The Lord never gives us more than we can endure...
Thursday, January 31, 2013
My mother called tonight. They found her cell phone at her house, along with her glasses (which were under the stove, from when she had fallen). She is still in her nursing facility, still very unhappy about it, but she knows she is staying there. Because if I have to go back down, it is not going to go well. Thus, my sister threatens to call me-and my mother behaves appropriately.
The reason for her call was not about her, which was surprising. Unfortunately, I would have rather had it be more of Mom's drama. She called to tell me that my Uncle's son passed away suddenly this week. This is the only child of the uncle who just passed on New Year's day. It was totally unexpected. I feel so sorry for his wife, losing her beloved father-in-law at the first of the month and her husband at the end of the month.

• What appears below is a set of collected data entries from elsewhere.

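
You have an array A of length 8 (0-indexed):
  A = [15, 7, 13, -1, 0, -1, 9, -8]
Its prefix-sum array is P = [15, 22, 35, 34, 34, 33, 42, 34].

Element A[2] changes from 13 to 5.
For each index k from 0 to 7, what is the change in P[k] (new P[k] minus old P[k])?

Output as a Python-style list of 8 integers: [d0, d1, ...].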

And I am not only still unable to travel, but with Hubs having had no freight all month, I can't even send flowers this time. I will try to get out to get a nice sympathy card to send her, though.
It is just so hard, he was younger than I am! I used to babysit him when our parents went out together. My son was only an infant when I went to his wedding. I can't believe he is gone.
I know that God has promised to be with us in our sorrows, and I know that I can do all things through Christ, who gives me strength. But right now, I feel like saying I am quite strong enough, thank you, may I please have a rest from the trials now?
Please Keep me in prayer, that my strength doesn't falter and my faith doesn't waver.